O que não quer dizer que as nossas capacidades e competências sejam menores, quer dizer apenas que a imagem que se cria é a imagem do deslumbre, sem ponderar as consequências. Por isso, ser a ilha com mais prémios, a saúde com mais avanços, a cultura mais empreendedora, a habitação mais luxuosa e cara, a educação mais tecnológica, o comércio mais inovador, a indústria de pontíssima é uma imagem representada que é poderosamente motivadora e age na construção de um capital identitário de um povo superior numa terra escolhida pelos desígnios divinos. Para a dinâmica completa, há necessidade de um "outro" que nos permita ver ao espelho. Neste caso, nós somos sempre "mais": nas regiões autónomas, e isso é especialmente cultivado na Madeira, o "outro" é o continente. Quanto pior a imagem deste, melhor a nossa. Assim, ao mesmo tempo que se alimenta a superioridade de um lado, nutre-se a inferioridade do outro. E há que correr para isso, aproveitando cada migalha e centímetro de caminho.
Não interessa que a verdade seja outra. Que quem saia da Região tenha outras histórias para contar. Ou que o vizinho da rua tenha melhores oportunidades. Tudo faz parte do deslumbre.
O deslumbre às vezes pode ter consequências perigosas. É o que acontece no caso da educação. Sendo a minha opinião apenas pessoal, sem vínculos a programas partidários (até, neste caso, contrária a muitos da minha família política), e baseada no que vou lendo, deixem-me dar o exemplo da adoção dos manuais digitais. É uma coisa nova, fantástica, vamos ser a Região mais à frente, os nossos meninos, através da prática do uso das tecnologias, vão conquistar o mundo: adota-se logo, porque é caro, porque é fixe, porque substitui quilos na mochila.

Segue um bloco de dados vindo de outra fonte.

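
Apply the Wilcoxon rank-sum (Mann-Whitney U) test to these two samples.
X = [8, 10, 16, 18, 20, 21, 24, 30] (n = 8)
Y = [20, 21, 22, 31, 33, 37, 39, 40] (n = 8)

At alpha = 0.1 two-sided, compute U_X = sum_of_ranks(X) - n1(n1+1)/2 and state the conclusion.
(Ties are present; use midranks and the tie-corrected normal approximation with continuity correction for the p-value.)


Step 1: Combine and sort all 16 observations; assign midranks.
sorted (value, group): (8,X), (10,X), (16,X), (18,X), (20,X), (20,Y), (21,X), (21,Y), (22,Y), (24,X), (30,X), (31,Y), (33,Y), (37,Y), (39,Y), (40,Y)
ranks: 8->1, 10->2, 16->3, 18->4, 20->5.5, 20->5.5, 21->7.5, 21->7.5, 22->9, 24->10, 30->11, 31->12, 33->13, 37->14, 39->15, 40->16
Step 2: Rank sum for X: R1 = 1 + 2 + 3 + 4 + 5.5 + 7.5 + 10 + 11 = 44.
Step 3: U_X = R1 - n1(n1+1)/2 = 44 - 8*9/2 = 44 - 36 = 8.
       U_Y = n1*n2 - U_X = 64 - 8 = 56.
Step 4: Ties are present, so use the tie-corrected normal approximation (with continuity correction) for the p-value.
Step 5: p-value = 0.013450; compare to alpha = 0.1. reject H0.

U_X = 8, p = 0.013450, reject H0 at alpha = 0.1.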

Não teria sido melhor adotar um regime misto - manuais digitais e impressos - até que nos chegassem estudos consistentes sobre o efeito do uso exclusivo dos manuais digitais para efeitos pedagógicos? Porque, agora, multiplicam-se os estudos sobre as consequências a nível oftalmológico (prevendo que as patologias nesta área irão aumentar exponencialmente), de postura e das aprendizagens. Vários países estão a retirar o uso de manuais digitais pelas graves consequências nas capacidades de leitura e escrita que se verificam nos alunos. A Suécia, em que o manual digital tem servido apenas de apoio e não de forma exclusiva como aqui, reclama, como se lê no Expresso, de 16 de setembro, uma "relação negativa" entre o uso excessivo de tecnologia e o desempenho académico e "está agora a colocar um travão na utilização dos ecrãs enquanto ferramenta pedagógica nas escolas", considerando que colocar os alunos em primeiro lugar tem de passar por reconsiderar a hiperdigitalização do ensino. Nada que já não tivesse sido afirmado pelo Conselho Nacional de Saúde dos Estados Unidos ou pelos estudos a nível da cognição de Singapura, que nos comunicam resultados no mínimo assustadores em termos da diminuição das capacidades de aprendizagem na área da leitura, escrita e reflexão. Se há benefícios na utilização dos manuais digitais, também há consequências e só um justo equilíbrio poderá ser auspicioso de um futuro pedagógico de sucesso para os nossos alunos. E o futuro pedagógico é a garantia necessária para uma melhor vida.
Aliás, só mesmo uma educação que tenha lugar para o jogo, para o diálogo, para as páginas, para a leitura, para a comparação e confronto permite ao aluno discernir entre verdade e deslumbre, garantindo para si não o viver de imagens construídas, mas uma vida de construção de realidades. É desse objetivo humilde que deve viver a governação.